The proposed bill establishes a new chapter, CHAPTER 73, titled "WEALTH TAX," within Title 44 of the General Laws of Rhode Island, introducing a wealth tax that will take effect on January 1, 2027. This tax will be levied at a rate of one percent (1%) on the taxable worldwide wealth of Rhode Island residents, which encompasses the total fair market value of all intangible assets owned or controlled by the resident, with certain exemptions.
The bill outlines definitions for key terms related to the tax, including "financial intangible assets," "nonfinancial intangible assets," and "Rhode Island resident." It sets forth the filing requirements, which mandate that each resident owing tax under this chapter must file a return by April 15th each year, reporting their taxable worldwide wealth for the preceding calendar year. The legislation provides for joint filing by spouses and state registered domestic partners, with provisions allowing for separate returns under certain circumstances.
Exemptions from the tax include up to $25 million of a taxpayer's financial intangible assets, nonfinancial intangible assets, and certain U.S. government obligations. The bill also includes a credit for similar wealth tax paid to another state, subject to specific conditions.

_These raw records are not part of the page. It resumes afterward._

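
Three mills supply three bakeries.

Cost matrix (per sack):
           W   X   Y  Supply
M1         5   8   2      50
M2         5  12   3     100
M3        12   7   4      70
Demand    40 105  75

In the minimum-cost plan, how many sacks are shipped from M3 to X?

70

Optimal shipments:
  M1→X: 35 × 8 = 280
  M1→Y: 15 × 2 = 30
  M2→W: 40 × 5 = 200
  M2→Y: 60 × 3 = 180
  M3→X: 70 × 7 = 490
Total cost = 1180.
So M3→X carries 70 sacks.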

Additionally, the legislation includes provisions for penalties for late filing and substantial understatements of wealth tax valuation, as well as "innocent spouse relief" for individuals seeking to mitigate joint liability. The burden of proof for tax deficiencies is placed on individuals, and the department is required to initiate audits of a percentage of registered taxpayers starting in 2027, increasing in subsequent years.
The bill emphasizes compliance and equitable contributions from wealth holders, and it includes a severability clause to ensure that if any provision is held invalid, the remainder of the chapter remains effective.